I love AWK. I am among a minority. While many people use awk one-liners in shell scripts, few utilize awk as it was originally intended – a stand-alone language. I used to use it extensively back in the 1990s and continued to use it as my go-to language whenever I needed some heavy lifting text file manipulation.
Recently I wrote a small but powerful awk program to manipulate certain fields in genealogy GEDCOM files. My problem was that the GEDCOM standard allows NOTES and SOURCES to be linked, or cross referenced (XREF). For example here are a couple of lines of an “in-line” note:
1 NOTE This file demonstrates all tags that are allowed in GEDCOM 5.5. Here are some comments about the HEADER record 2 CONC and comments about where to look for information on the other 9 types of GEDCOM records. Most other records will
The note immediately follows the NOTE keyword in field 2. The CONT line that follows is a “continuation” line of the preceeding line.
Here is what a cross-linked/XREF note looks like:
1 NOTE @N24@ 1 CHAN 2 DATE 11 Jan 2001 3 TIME 16:00:06 1 RIN 1 … (many lines later) 0 @N24@ NOTE 1 CONC Comments on "Charlie Accented ANSEL" INDIVIDUAL Record. 1 CONT 1 CONT To represent accented characters, the ANSEL character set uses two-byte codes. The …
Note @N24@ is the cross reference to the actual note @24@ much later (often near the bottom) in the file.
My problem was that, recently, I have been using the genealogy website WikiTree.com and their new GEDCOM import process (GEDCOMpare) has some bugs. Currently it discards cross-linked notes. To resolve this problem I wrote an awk program that converts cross-linked Notes and Sources into In-Line, which mitigates the WikiTree GEDCOM import problem.
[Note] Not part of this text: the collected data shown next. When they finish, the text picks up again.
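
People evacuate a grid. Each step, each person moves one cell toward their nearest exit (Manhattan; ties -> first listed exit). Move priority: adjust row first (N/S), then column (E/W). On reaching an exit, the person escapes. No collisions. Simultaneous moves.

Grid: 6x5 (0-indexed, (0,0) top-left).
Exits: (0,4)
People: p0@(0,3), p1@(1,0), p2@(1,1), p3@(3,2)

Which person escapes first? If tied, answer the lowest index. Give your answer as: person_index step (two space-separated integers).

Step 1: p0:(0,3)->(0,4)->EXIT | p1:(1,0)->(0,0) | p2:(1,1)->(0,1) | p3:(3,2)->(2,2)
Step 2: p0:escaped | p1:(0,0)->(0,1) | p2:(0,1)->(0,2) | p3:(2,2)->(1,2)
Step 3: p0:escaped | p1:(0,1)->(0,2) | p2:(0,2)->(0,3) | p3:(1,2)->(0,2)
Step 4: p0:escaped | p1:(0,2)->(0,3) | p2:(0,3)->(0,4)->EXIT | p3:(0,2)->(0,3)
Step 5: p0:escaped | p1:(0,3)->(0,4)->EXIT | p2:escaped | p3:(0,3)->(0,4)->EXIT
Exit steps: [1, 5, 4, 5]
First to escape: p0 at step 1

Answer: 0 1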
Now, with the background out of the way – on to the reason for this post. Awk isn’t blindingly fast since it is an interpreted language so a binary executable of the awk program would help with large GEDCOMs. I stumbled across a SourceForge project by Andrew Sumner named “awka” In addition to being hosted on SourceForge it is also hosted by noyesno of Shanghai, China on GitHub. I compiled and installed it with only one issue – it put its library in /usr/local/lib instead of where I needed it for my system – /usr/lib. In one word AWESOME! Awka creates C source that compiles into an executable that is functionally identical to the subject awk script.
If you’re into awk check out awka! And if you aren’t into awk – GET INTO AWK!